Of particular practical note are:

  1. The holders of EU IP rights that are subject to on-going administrative or judicial procedures for invalidity or revocation at the end of the transition period are being advised to consider the fact that if they are unsuccessful, they will also lose their UK registrations as well as the EU registration.  It is expected that this will prompt the owners of important EU trade marks especially to file new corresponding applications in the UK sooner than later.

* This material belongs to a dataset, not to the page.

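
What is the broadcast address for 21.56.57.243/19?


Network: 21.56.32.0/19
Host bits = 13
Set all host bits to 1:
Broadcast: 21.56.63.255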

  2. There is no special priority period for filing new counterpart design applications in the UK.  This would suggest that applicants should now begin filing separate EU and UK registered designs if they want to be sure of protection in the UK, or they simply rely on unregistered design rights.As the UK government has been silent on this to date, these are particularly welcome and set out a common sense approach to the transition as the UK leaves the EU.  The main question that arises is will the UK really be willing to stomach the bill for this?  No doubt many months of wrangling will ensue.